Frank Häge, Lecturer in Politics, Department of Politics and Public Administration, University of Limerick
It really depends on how it all ends. Syriza is now in a position to put into practice what many more radical left parties have been campaigning for elsewhere, including here in Ireland, but did not get elected on that platform. I think there will be strong resistance not only from the main lenders in northern Europe to any major form of debt relief, but also from governments that have already implemented painful austerity policies with the justification that this was the only available option. The EU is in a bit of a dilemma now, on the one hand, it can’t really give in to the demands of Syriza, because that would undermine its own narrative about how these types of crises need to be dealt with and, more importantly, would set a precedent for other countries in similar situations (and as a result, would indeed boost support for these types of demands). On the other hand, I don’t think there is any appetite to push Greece out of the Euro either, because that would undermine the trust into the stability of the currency union as a whole.

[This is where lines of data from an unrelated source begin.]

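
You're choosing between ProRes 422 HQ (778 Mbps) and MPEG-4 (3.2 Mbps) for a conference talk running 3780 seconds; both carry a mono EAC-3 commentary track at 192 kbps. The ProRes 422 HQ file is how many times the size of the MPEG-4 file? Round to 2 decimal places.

229.42

Audio: 192 kbps = 0.192 Mbps.
ProRes 422 HQ: 778.192 Mbps × 3780 s = 2941565.8 Mb = 342.443 GiB.
MPEG-4: 3.392 Mbps × 3780 s = 12821.8 Mb = 1.493 GiB.
Ratio: 342.443 / 1.493 = 229.420.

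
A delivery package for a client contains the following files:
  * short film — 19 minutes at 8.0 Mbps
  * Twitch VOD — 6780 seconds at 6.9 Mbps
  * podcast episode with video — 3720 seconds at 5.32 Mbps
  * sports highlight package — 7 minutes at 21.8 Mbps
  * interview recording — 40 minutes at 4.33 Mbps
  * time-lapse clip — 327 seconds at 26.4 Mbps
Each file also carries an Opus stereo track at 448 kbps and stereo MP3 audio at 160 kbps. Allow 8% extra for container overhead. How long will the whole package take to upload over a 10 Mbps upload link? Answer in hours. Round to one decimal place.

Audio total: 448 + 160 = 608 kbps = 0.608 Mbps.
short film: 8.608 Mbps × 1140 s × 1.08 = 10598.2 Mb
Twitch VOD: 7.508 Mbps × 6780 s × 1.08 = 54976.6 Mb
podcast episode with video: 5.928 Mbps × 3720 s × 1.08 = 23816.3 Mb
sports highlight package: 22.408 Mbps × 420 s × 1.08 = 10164.3 Mb
interview recording: 4.938 Mbps × 2400 s × 1.08 = 12799.3 Mb
time-lapse clip: 27.008 Mbps × 327 s × 1.08 = 9538.1 Mb
Total: 121892.8 Mb = 15236.6 MB.
At 10 Mbps: 121892.8 / 10 = 12189 s ≈ 3.39 hours.

3.4 hours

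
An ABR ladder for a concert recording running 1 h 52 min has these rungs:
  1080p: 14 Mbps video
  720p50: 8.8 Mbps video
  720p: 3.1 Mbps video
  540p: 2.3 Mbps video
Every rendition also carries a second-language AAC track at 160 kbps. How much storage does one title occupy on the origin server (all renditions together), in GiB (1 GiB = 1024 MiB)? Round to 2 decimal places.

22.56 GiB

1 h 52 min = 112 min = 6720 s
Audio: 160 kbps = 0.160 Mbps.
Sum of rendition bitrates: (14+0.160) + (8.8+0.160) + (3.1+0.160) + (2.3+0.160) = 28.840 Mbps.
× 6720 s = 193,805 Mb = 24,226 MB = 22.56 GiB.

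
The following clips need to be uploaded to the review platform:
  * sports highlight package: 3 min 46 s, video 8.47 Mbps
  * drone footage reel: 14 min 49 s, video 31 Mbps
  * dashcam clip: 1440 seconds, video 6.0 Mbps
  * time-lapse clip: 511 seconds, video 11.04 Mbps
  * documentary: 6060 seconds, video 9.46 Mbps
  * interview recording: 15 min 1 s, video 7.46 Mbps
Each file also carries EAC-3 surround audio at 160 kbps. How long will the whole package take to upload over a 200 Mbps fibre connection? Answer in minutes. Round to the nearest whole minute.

Audio: 160 kbps = 0.160 Mbps.
sports highlight package: 8.630 Mbps × 226 s = 1950.4 Mb
drone footage reel: 31.160 Mbps × 889 s = 27701.2 Mb
dashcam clip: 6.160 Mbps × 1440 s = 8870.4 Mb
time-lapse clip: 11.200 Mbps × 511 s = 5723.2 Mb
documentary: 9.620 Mbps × 6060 s = 58297.2 Mb
interview recording: 7.620 Mbps × 901 s = 6865.6 Mb
Total: 109408.0 Mb = 13676.0 MB.
At 200 Mbps: 109408.0 / 200 = 547 s ≈ 9.12 minutes.

9 minutes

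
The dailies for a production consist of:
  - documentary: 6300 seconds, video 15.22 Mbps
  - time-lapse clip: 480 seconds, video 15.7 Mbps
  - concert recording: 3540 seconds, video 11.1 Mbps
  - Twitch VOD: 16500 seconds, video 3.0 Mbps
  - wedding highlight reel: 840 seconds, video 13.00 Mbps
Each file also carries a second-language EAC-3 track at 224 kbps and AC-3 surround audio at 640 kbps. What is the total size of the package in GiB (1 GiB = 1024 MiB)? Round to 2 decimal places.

26.43 GiB

Audio total: 224 + 640 = 864 kbps = 0.864 Mbps.
documentary: 16.084 Mbps × 6300 s = 101329.2 Mb
time-lapse clip: 16.564 Mbps × 480 s = 7950.7 Mb
concert recording: 11.964 Mbps × 3540 s = 42352.6 Mb
Twitch VOD: 3.864 Mbps × 16500 s = 63756.0 Mb
wedding highlight reel: 13.864 Mbps × 840 s = 11645.8 Mb
Total: 227034.2 Mb = 28379.3 MB.
= 26.43 GiB.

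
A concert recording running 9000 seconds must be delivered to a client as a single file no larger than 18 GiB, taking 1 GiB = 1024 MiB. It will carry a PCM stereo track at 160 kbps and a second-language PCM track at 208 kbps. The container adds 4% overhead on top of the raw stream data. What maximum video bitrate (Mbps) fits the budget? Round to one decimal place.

Budget: 18 GiB = 154618.8 Mb.
Stream payload after overhead: 154618.8 / 1.04 = 148671.9 Mb.
Total bitrate budget: 148671.9 Mb / 9000 s = 16.519 Mbps.
Audio total: 160 + 208 = 368 kbps = 0.368 Mbps.
Video: 16.519 − 0.368 = 16.151 Mbps.

16.2 Mbps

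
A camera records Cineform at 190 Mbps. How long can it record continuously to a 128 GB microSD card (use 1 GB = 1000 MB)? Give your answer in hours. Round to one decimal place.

1.5 hours

Capacity: 128 GB = 1,024,000 Mb.
Recording time: 1,024,000 / 190.000 = 5,389 s ≈ 1.50 hours.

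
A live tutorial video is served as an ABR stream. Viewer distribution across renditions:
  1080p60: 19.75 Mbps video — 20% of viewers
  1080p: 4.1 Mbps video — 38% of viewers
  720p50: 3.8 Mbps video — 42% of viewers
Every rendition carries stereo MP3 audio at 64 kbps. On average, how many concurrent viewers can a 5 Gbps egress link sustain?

697

Audio: 64 kbps = 0.064 Mbps.
Average per-viewer bitrate: 0.20×19.814 + 0.38×4.164 + 0.42×3.864 = 7.168 Mbps.
5 Gbps = 5,000 Mbps; 5,000 / 7.168 = 697.54 → 697.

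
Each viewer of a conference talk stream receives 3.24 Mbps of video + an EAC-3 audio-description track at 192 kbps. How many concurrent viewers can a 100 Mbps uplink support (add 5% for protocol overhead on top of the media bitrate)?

Audio: 192 kbps = 0.192 Mbps.
Per-viewer media rate: 3.432 Mbps.
On the wire with 5% overhead: 3.604 Mbps.
100 Mbps = 100.0 Mbps; 100.0 / 3.604 = 27.75 → 27 viewers.

27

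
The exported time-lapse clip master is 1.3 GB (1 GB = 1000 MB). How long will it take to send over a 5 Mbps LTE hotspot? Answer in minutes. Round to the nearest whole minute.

35 minutes

File: 1.3 GB = 10400.0 Mb.
At 5 Mbps: 10400.0 / 5 = 2080.0 s ≈ 34.7 minutes.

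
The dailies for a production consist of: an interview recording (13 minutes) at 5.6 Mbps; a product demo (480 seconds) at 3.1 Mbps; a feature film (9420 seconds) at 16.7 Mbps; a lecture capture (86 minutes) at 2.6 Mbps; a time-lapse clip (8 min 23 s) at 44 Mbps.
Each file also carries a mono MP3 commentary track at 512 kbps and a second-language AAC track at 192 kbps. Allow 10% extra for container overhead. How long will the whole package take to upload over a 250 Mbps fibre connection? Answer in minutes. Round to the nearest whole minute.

Audio total: 512 + 192 = 704 kbps = 0.704 Mbps.
interview recording: 6.304 Mbps × 780 s × 1.10 = 5408.8 Mb
product demo: 3.804 Mbps × 480 s × 1.10 = 2008.5 Mb
feature film: 17.404 Mbps × 9420 s × 1.10 = 180340.2 Mb
lecture capture: 3.304 Mbps × 5160 s × 1.10 = 18753.5 Mb
time-lapse clip: 44.704 Mbps × 503 s × 1.10 = 24734.7 Mb
Total: 231245.8 Mb = 28905.7 MB.
At 250 Mbps: 231245.8 / 250 = 925 s ≈ 15.4 minutes.

15 minutes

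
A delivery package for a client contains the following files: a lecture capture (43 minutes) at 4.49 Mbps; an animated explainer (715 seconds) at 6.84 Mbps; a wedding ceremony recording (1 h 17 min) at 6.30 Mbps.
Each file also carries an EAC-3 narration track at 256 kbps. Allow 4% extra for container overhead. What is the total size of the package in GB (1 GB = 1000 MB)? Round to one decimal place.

6.2 GB

Audio: 256 kbps = 0.256 Mbps.
lecture capture: 4.746 Mbps × 2580 s × 1.04 = 12734.5 Mb
animated explainer: 7.096 Mbps × 715 s × 1.04 = 5276.6 Mb
wedding ceremony recording: 6.556 Mbps × 4620 s × 1.04 = 31500.3 Mb
Total: 49511.3 Mb = 6188.9 MB.
= 6.189 GB.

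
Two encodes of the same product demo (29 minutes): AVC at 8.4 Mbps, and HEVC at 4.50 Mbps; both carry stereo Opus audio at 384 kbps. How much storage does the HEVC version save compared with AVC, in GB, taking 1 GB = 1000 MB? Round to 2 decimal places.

29 min = 1740 s
Audio: 384 kbps = 0.384 Mbps.
AVC: 8.784 Mbps × 1740 s = 15284.2 Mb = 1.911 GB.
HEVC: 4.884 Mbps × 1740 s = 8498.2 Mb = 1.062 GB.
Saving: 1.911 − 1.062 = 0.848 GB.

0.85 GB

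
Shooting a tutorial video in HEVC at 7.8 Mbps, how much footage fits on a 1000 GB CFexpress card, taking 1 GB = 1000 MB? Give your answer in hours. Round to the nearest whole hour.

Capacity: 1000 GB = 8,000,000 Mb.
Recording time: 8,000,000 / 7.800 = 1,025,641 s ≈ 285 hours.

285 hours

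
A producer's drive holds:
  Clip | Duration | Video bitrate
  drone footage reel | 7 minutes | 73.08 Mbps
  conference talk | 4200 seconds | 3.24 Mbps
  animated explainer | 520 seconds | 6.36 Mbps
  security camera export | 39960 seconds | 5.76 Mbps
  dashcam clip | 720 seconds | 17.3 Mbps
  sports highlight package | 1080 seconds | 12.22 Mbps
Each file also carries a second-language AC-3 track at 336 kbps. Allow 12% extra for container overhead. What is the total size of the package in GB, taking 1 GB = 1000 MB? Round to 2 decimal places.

Audio: 336 kbps = 0.336 Mbps.
drone footage reel: 73.416 Mbps × 420 s × 1.12 = 34534.9 Mb
conference talk: 3.576 Mbps × 4200 s × 1.12 = 16821.5 Mb
animated explainer: 6.696 Mbps × 520 s × 1.12 = 3899.8 Mb
security camera export: 6.096 Mbps × 39960 s × 1.12 = 272827.7 Mb
dashcam clip: 17.636 Mbps × 720 s × 1.12 = 14221.7 Mb
sports highlight package: 12.556 Mbps × 1080 s × 1.12 = 15187.7 Mb
Total: 357493.2 Mb = 44686.7 MB.
= 44.69 GB.

44.69 GB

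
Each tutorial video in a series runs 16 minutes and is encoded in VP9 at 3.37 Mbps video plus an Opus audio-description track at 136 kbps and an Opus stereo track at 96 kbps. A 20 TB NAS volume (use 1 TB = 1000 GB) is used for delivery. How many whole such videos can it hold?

16 min = 960 s
Audio total: 136 + 96 = 232 kbps = 0.232 Mbps.
Total bitrate: 3.602 Mbps.
Per item: 3.602 Mbps × 960 s = 3,458 Mb = 432.2 MB.
Capacity: 20 TB = 160,000,000 Mb; 46270.59 items → 46270 complete.

46270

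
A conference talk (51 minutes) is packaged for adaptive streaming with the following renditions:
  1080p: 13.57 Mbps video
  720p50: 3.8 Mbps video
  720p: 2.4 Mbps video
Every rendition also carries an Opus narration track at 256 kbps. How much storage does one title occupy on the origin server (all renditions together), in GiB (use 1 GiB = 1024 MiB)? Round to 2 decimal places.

7.32 GiB

51 min = 3060 s
Audio: 256 kbps = 0.256 Mbps.
Sum of rendition bitrates: (13.57+0.256) + (3.8+0.256) + (2.4+0.256) = 20.538 Mbps.
× 3060 s = 62,846 Mb = 7,856 MB = 7.316 GiB.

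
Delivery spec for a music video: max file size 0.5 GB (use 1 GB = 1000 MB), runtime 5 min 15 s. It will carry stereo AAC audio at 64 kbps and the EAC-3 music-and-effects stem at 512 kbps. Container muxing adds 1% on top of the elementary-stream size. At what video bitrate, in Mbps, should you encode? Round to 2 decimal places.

Budget: 0.5 GB = 4000.0 Mb.
Stream payload after overhead: 4000.0 / 1.01 = 3960.4 Mb.
5 min 15 s = 315 s
Total bitrate budget: 3960.4 Mb / 315 s = 12.573 Mbps.
Audio total: 64 + 512 = 576 kbps = 0.576 Mbps.
Video: 12.573 − 0.576 = 11.997 Mbps.

12.00 Mbps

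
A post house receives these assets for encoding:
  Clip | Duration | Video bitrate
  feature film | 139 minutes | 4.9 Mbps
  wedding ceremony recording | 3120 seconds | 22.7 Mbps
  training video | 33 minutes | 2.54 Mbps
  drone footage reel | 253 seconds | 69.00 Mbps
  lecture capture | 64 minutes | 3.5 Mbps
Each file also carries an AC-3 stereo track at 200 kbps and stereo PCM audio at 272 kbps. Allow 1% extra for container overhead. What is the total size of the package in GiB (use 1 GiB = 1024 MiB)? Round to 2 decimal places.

18.33 GiB

Audio total: 200 + 272 = 472 kbps = 0.472 Mbps.
feature film: 5.372 Mbps × 8340 s × 1.01 = 45250.5 Mb
wedding ceremony recording: 23.172 Mbps × 3120 s × 1.01 = 73019.6 Mb
training video: 3.012 Mbps × 1980 s × 1.01 = 6023.4 Mb
drone footage reel: 69.472 Mbps × 253 s × 1.01 = 17752.2 Mb
lecture capture: 3.972 Mbps × 3840 s × 1.01 = 15405.0 Mb
Total: 157450.7 Mb = 19681.3 MB.
= 18.33 GiB.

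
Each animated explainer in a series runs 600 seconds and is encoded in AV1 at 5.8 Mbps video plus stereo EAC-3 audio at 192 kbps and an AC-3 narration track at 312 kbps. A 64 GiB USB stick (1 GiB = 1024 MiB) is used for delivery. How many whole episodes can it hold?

Audio total: 192 + 312 = 504 kbps = 0.504 Mbps.
Total bitrate: 6.304 Mbps.
Per item: 6.304 Mbps × 600 s = 3,782 Mb = 472.8 MB.
Capacity: 64 GiB = 549,756 Mb; 145.35 items → 145 complete.

145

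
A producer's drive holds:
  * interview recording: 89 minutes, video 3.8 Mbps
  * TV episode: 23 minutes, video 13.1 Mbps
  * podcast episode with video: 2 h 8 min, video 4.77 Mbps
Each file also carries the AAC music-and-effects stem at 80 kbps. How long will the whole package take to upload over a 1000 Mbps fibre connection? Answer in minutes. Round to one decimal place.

1.3 minutes

Audio: 80 kbps = 0.080 Mbps.
interview recording: 3.880 Mbps × 5340 s = 20719.2 Mb
TV episode: 13.180 Mbps × 1380 s = 18188.4 Mb
podcast episode with video: 4.850 Mbps × 7680 s = 37248.0 Mb
Total: 76155.6 Mb = 9519.5 MB.
At 1000 Mbps: 76155.6 / 1000 = 76 s ≈ 1.27 minutes.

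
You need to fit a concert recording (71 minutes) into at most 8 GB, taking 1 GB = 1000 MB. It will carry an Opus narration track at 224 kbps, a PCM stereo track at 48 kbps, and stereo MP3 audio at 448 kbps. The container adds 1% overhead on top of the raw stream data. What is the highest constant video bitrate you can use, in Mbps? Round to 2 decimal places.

Budget: 8 GB = 64000.0 Mb.
Stream payload after overhead: 64000.0 / 1.01 = 63366.3 Mb.
71 min = 4260 s
Total bitrate budget: 63366.3 Mb / 4260 s = 14.875 Mbps.
Audio total: 224 + 48 + 448 = 720 kbps = 0.720 Mbps.
Video: 14.875 − 0.720 = 14.155 Mbps.

14.15 Mbps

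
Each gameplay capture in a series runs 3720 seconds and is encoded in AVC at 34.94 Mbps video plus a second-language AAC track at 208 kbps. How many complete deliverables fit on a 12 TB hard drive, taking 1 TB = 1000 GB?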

Sheri Berman, Professor of Political Science, Barnard College
Yes, this should boost other radical or new left parties in Europe, at least over the short term. Pomedos is the most obvious case here–the party has a somewhat similar profile in a country that has also suffered from austerity and stagnation. There are differences though–Spain isn’t as bad off as Greece and the Spanish socialist party is not as tarred with corruption and inefficiency as its Greek counterpart. Nonetheless, frustration with austerity in particular and the EU more generally has become widespread, particularly in Southern Europe, and the parties at either end of the political spectrum have thus far gained the most from this. I would expect this trend to continue. The question is: does the radical or new left have more than legitimate criticisms of the reigning order? It is clear that the status quo is awful, and that it is easy to take potshots at both austerity and the EU. But governing means, well, governing. And so Syriza and its counterparts now need to move from the stage of criticizing the status quo and mouthing vague anti-austerity and even anti-capitalist platitudes and coming up with programs that can deliver positive change–and fast. If not, it will likely be the radical right that benefits, since the frustration and suffering will not go away.
Cas Mudde, Assistant Professor, Department of International Affairs, University of Georgia
Yes, the Syriza victory will be a boost for radical left parties like Podemos and will help Eurosceptics in general, as they can point to an example of a Eurosceptic government. That said, any negative experiences with Syriza can also also have negative consequences for radical left and Eurosceptic parties.